"Cambridge Analytica a joué un rôle crucial dans le Brexit"

L'ancien directeur de Cambridge Analytica et lanceur d'alerte Christopher Wylie. ©REUTERS

Pour le lanceur d’alerte Christopher Wylie, pas de doute, la société Cambridge Analytica a "joué un rôle crucial" dans le vote en faveur du Brexit.

En plein scandale Facebook , voilà une révélation qui risque de faire à nouveau du bruit. Alors que la société Cambridge Analytica est accusée d’avoir utilisé les données privées de 50 millions d’utilisateurs Facebook à des fins politiques, voilà que le lanceur d’alerte Christopher Wylie déclare qu’elle a également "joué un rôle crucial dans le vote en faveur du Brexit".

Dans un entretien accordé à plusieurs journaux européens, dont Le Monde, El Pais et Die Welt, le lanceur d’alerte et ancien directeur de Cambridge Analytica répond, très sûr de lui, à cette question: "Les Britanniques auraient-ils approuvé le Brexit en 2016 sans Cambridge Analytica?". Christopher Wylie: "Non, ils ont joué un rôle crucial, j’en suis sûr."

Christopher Wylie affirme qu’Aggregate IQ (AIQ), qui est une entreprise canadienne liée à Cambridge Analityca, a travaillé avec celle-ci pour aider la campagne en faveur de la sortie de l’Union européenne, "Leave.EU", à contourner son plafond de dépenses. Il estime que "sans AggregateIQ, le camp du ‘Leave’ n’aurait pas pu gagner le référendum, qui s’est joué à moins de 2% des votes".

Selon lui, il ne faut pas effacer mais "réparer Facebook", alors que l'appel au boycott du réseau social gagne en intensité"Il est devenu impossible de vivre sans ces plates-formes, mais il faut les encadrer", explique-t-il. La semaine dernière, le CEO de Facebook, Mark Zuckerberg, était sorti du silence et avait reconnu avoir fait des erreurs.  Il se disait responsable de ce qu'il se passe.

Embauche étrange

Dans l'entretien, Christopher Wylie raconte également les circonstances étranges de son embauche en 2013 par la maison mère de Cambridge Analytica, SCL. Il a aussi découvert que son prédécesseur était "mort dans des conditions inexpliquées dans sa chambre d'hôtel à Nairobi, alors qu'il travaillait pour Uhuru Kenyatta", le président du Kenya.

Le lanceur d'alerte a en outre réaffirmé l'implication de l'ex-proche conseiller de Trump, Steve Bannon, au sein de l'entreprise britannique. Il venait à Londres "au moins une fois par mois".

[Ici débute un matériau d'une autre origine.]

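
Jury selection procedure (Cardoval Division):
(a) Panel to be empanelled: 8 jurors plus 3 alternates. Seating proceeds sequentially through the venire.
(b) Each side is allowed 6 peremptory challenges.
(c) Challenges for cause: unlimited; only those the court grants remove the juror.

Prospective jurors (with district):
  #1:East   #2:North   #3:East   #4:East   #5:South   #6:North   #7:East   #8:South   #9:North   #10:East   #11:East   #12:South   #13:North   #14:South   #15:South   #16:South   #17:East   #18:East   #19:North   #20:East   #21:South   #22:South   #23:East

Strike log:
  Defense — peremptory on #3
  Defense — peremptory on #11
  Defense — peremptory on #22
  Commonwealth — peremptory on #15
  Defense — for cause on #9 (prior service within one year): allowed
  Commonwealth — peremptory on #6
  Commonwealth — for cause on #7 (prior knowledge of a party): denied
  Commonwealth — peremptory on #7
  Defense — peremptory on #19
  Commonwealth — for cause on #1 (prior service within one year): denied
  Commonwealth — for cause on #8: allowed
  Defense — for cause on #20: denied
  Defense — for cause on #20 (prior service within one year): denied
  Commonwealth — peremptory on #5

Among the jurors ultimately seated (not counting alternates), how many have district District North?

2

Removed: #3, #5, #6, #7, #8, #9, #11, #15, #19, #22.
Seated jurors 1–8: #1, #2, #4, #10, #12, #13, #14, #16 (alternates #17, #18, #20 not counted).
Of those, in District North: #2, #13 → 2.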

Un logiciel pour identifier les électeurs républicains

Christopher Wylie a affirmé devant le Parlement britannique ce mardi qu'AIQ avait travaillé sur un logiciel, nommé Ripon, qui servait à identifier les électeurs républicains avant la présidentielle US de 2016. "Il y a désormais une preuve tangible qu'AIQ a réellement construit Ripon, qui utilise les algorithmes des données de Facebook", a-t-il déclaré.

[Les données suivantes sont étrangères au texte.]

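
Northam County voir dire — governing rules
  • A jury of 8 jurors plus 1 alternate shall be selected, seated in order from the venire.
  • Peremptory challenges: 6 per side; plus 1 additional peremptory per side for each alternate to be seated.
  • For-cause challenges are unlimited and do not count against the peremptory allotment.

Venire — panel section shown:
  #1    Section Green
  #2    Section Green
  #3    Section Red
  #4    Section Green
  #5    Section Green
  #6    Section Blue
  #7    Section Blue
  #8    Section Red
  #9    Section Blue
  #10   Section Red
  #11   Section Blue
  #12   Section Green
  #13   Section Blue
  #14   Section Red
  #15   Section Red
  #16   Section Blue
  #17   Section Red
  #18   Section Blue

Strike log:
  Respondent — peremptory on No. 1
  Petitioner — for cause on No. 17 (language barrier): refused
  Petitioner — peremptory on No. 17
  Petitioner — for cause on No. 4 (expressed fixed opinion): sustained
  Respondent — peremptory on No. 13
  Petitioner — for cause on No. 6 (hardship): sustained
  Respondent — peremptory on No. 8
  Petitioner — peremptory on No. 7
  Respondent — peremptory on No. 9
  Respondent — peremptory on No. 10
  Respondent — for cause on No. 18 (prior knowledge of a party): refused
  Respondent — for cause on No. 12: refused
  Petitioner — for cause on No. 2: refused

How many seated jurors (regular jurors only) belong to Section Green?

3

Removed: #1, #4, #6, #7, #8, #9, #10, #13, #17.
Seated jurors 1–8: #2, #3, #5, #11, #12, #14, #15, #16 (alternates #18 not counted).
Of those, in Section Green: #2, #5, #12 → 3.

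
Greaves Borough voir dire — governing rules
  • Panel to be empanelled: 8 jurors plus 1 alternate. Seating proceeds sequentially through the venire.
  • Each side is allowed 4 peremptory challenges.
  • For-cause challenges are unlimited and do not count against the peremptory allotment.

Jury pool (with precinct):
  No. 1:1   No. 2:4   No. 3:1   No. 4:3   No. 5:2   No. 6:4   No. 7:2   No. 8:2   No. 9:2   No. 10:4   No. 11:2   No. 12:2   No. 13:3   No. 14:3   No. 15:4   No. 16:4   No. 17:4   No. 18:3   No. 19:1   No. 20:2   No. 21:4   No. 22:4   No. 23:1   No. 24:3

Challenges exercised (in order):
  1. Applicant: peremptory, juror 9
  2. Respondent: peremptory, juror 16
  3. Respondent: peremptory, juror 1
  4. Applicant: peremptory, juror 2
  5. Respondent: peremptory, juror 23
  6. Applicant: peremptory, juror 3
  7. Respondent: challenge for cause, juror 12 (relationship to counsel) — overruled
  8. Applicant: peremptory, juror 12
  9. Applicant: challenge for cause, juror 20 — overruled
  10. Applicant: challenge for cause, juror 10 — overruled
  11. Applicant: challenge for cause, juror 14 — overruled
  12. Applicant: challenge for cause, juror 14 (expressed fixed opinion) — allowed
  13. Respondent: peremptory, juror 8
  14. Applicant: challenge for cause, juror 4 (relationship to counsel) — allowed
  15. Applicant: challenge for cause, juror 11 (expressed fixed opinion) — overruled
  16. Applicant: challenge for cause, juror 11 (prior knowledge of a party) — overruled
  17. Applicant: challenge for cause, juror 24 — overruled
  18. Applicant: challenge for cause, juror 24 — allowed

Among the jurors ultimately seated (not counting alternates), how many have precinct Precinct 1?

0

Removed: #1, #2, #3, #4, #8, #9, #12, #14, #16, #23, #24.
Seated jurors 1–8: #5, #6, #7, #10, #11, #13, #15, #17 (alternates #18 not counted).
None of those are in Precinct 1 → 0.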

Bruxelles exige des réponses de Facebook d'ici "deux semaines"

La Commission européenne a demandé, dans un courrier envoyé lundi soir, au réseau social Facebook d'apporter des réponses "dans les deux prochaines semaines" aux questions en lien avec le scandale Cambridge Analytica, et plus spécialement si les données personnelles d'Européens ont été touchées.

Dans le courrier rédigé par la commissaire à la Justice Vera Jourova, Bruxelles veut aussi que Facebook l'informe des mesures qui sont envisagées afin d'éviter qu'une telle affaire puisse se reproduire.

"Je vous écris pour mieux comprendre comment les données d'utilisateurs de Facebook, y compris potentiellement celles de citoyens de l'UE, sont tombées dans les mains de tierces parties à leur insu et sans leur consentement", a écrit la commissaire dans sa lettre adressée à Sheryl Sandberg, la numéro deux de Facebook.

"Je voudrais aussi savoir quels sont vos plans pour faire face aux récentes révélations."